Как рассказал Петр Романович, еще в ходе сосредоточения подразделения начали 2-недельную подготовку по программе «Приобретения боевого опыта» по прохождению небольших брошенных кишлаков, засады, усиление охраны маршрута, действия в составе дежурных сил и т.д. Вскоре были проведены боевые операции в составе полка в зеленой зоне Чарикара, Джабальусарадж, и, наконец, по освобождению ущелья Горбанд. После чего батальоны майоров Пудина и Пазина, прикрывая авангардный батальон (группа захвата — усиленный батальон капитана Королева) и главные силы, по гребням захваченных высот Куна-Бела и Кухнадех вошли в ущелье Панджшер. Это была третья попытка наших войск овладеть Панджшером.
— Один из самых известных полевых командиров моджахедов — Ахмад Шах Масуд — несколько раз выходил со мной на связь. И это несмотря на то, что со мной на задания всегда выезжали три машины — перехват связи. Но его невозможно было вычислить. Перехватчики не слышали Ахмад Шаха Масуда, но он говорил со мной. О том, чтобы мы повременили на сутки со своей операцией, дав возможность крестьянам посеять хлеб, или просил дать время, чтобы вывести людей из боевых точек. Но на самом деле это было хитростью. Он таким образом демонстрировал, что видит меня и следит за каждым нашим шагом, — отметил Петр Романович.
— Думаю, война в горах совсем непростое дело. Наверное, тяжело было?

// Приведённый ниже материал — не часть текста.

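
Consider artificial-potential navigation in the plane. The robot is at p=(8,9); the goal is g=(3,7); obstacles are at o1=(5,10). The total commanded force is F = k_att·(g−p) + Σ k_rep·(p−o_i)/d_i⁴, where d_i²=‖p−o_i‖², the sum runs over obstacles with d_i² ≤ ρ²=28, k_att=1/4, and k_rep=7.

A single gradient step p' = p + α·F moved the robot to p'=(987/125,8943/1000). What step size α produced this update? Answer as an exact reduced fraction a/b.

α = 1/10

F_att = 1/4·(g−p) = 1/4·(-5,-2) = (-1.2500,-0.5000)
o1: d²=10 ≤ ρ²=28; F_rep = 7·(3,-1)/10² = (0.2100,-0.0700)
F = F_att + ΣF_rep = (-1.0400,-0.5700)
Δp = p'−p = (-0.1040,-0.0570); α = Δx/Fx = (-13/125) / (-26/25) = 1/10
check: Δy/Fy = (-57/1000) / (-57/100) = 1/10 ✓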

— Было непросто. Сложный горный рельеф Гиндукуша изобиловал множеством пещер, расположенных иногда в несколько ярусов. В долинах — система киризов и подземных ходов. Буквально вся территория в наших минах (одиночных), минных полях от прошлых заходов наших войск, схем которых ни у кого не было. К этому добавлялось и минирование местности на маршрутах продвижения полка бандформированиями: ловушки, растяжки, мины-сюрпризы и т.д. Батальоны, действовавшие в горах Гиндукуша, иногда натыкались на ледник. Это на высоте 1300 м, а на высоте 1600-1900 м — сплошной ледник. Веревок страховочных, ледорубов, вообще горного снаряжения, — не было. Мы использовали инструмент ЗИПа машин, поэтому продвижение иногда замедлялось, что вызывало гнев старших начальников. Мне пришлось привыкать к словам: «перестаньте малодушничать», «отдам под трибунал» и т. д. Противник не способен был сдерживать давление батальонов 682-го полка, так как все его попытки тут же пресекались мощным огнем. У Ахмад Шаха Масуда не было сил сдержать нас. Он мог только изредка наносить удары по одиночным машинам или солдатам. Подразделения он видел, но боялся их трогать и уходил, используя сложный рельеф, туда, куда мы его гнали, спасаясь бегством, — вспоминает Петр Суман.